Nunavut’s departments of Health, Community and Government Services, as well as the City of Iqaluit, met last month with the Competition Bureau, a federal agency, to talk about the codeshare agreements.
But the Competition Bureau will not disclose what was said at those meetings, on the grounds that its reviews are conducted in confidence.
The January meeting with MLAs would be the highest profile meeting to date that is accessible to the public.
At the recent fall sitting of the legislative assembly, letters of response to the deputy minister of health, Colleen Stockley, and Nunavut Premier Peter Taptuna were tabled in the house.
The airlines defended their business arrangements and said that any disruptions in service since the codeshare agreements began in May have been caused by other circumstances.
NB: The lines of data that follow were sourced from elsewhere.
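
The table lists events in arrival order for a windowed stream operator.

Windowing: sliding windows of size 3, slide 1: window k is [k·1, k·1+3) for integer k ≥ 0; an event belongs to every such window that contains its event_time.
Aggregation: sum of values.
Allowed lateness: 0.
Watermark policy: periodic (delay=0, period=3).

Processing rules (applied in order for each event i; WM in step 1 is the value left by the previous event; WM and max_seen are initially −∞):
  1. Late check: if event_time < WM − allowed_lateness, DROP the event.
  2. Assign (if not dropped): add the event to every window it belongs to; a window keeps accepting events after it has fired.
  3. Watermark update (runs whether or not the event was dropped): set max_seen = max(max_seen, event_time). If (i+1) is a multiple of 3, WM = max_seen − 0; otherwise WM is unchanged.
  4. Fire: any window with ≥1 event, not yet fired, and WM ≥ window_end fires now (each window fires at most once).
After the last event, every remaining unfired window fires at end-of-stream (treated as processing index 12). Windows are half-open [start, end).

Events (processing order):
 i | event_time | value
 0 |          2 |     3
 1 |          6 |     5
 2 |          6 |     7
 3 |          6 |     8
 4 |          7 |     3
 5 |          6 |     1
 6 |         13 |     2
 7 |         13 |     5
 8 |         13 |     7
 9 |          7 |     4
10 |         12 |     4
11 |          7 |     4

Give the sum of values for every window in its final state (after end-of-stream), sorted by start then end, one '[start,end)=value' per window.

[0,3)=3 [1,4)=3 [2,5)=3 [4,7)=21 [5,8)=24 [6,9)=24 [7,10)=3 [11,14)=14 [12,15)=14 [13,16)=14

i=0 t=2 v=3: → [2,5),[1,4),[0,3); WM=−∞
i=1 t=6 v=5: → [6,9),[5,8),[4,7); WM=−∞
i=2 t=6 v=7: → [6,9),[5,8),[4,7); WM=6; [0,3) fires=3 [1,4) fires=3 [2,5) fires=3
i=3 t=6 v=8: → [6,9),[5,8),[4,7); WM=6
i=4 t=7 v=3: → [7,10),[6,9),[5,8); WM=6
i=5 t=6 v=1: → [6,9),[5,8),[4,7); WM=7; [4,7) fires=21
i=6 t=13 v=2: → [13,16),[12,15),[11,14); WM=7
i=7 t=13 v=5: → [13,16),[12,15),[11,14); WM=7
i=8 t=13 v=7: → [13,16),[12,15),[11,14); WM=13; [5,8) fires=24 [6,9) fires=24 [7,10) fires=3
i=9 t=7 v=4: DROP (t<13-0); WM=13
i=10 t=12 v=4: DROP (t<13-0); WM=13
i=11 t=7 v=4: DROP (t<13-0); WM=13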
Canadian North President Steve Hankirk, in his letter to Taptuna, said his airline experienced “an unusually large number of weather-related flight delays and cancellations throughout the Baffin” in August.
Pangnirtung experienced a 40 per cent cancellation rate for flights during that month alone, Hankirk said.
Hankirk also acknowledged glitches caused by a system update that mistakenly reported seats as having been sold when they were actually still available.
“We have now corrected this issue and our reservation system is again functioning properly,” Hankirk said his letter to Nunavut’s deputy minister of health.
“I want to assure you that the codeshare agreement has not affected our pricing. We continue to offer competitive passenger and cargo pricing in all markets we serve and price independently from First Air,” Hankirk also said.
The winter sitting of Nunavut’s legislative assembly is scheduled to begin Feb. 24.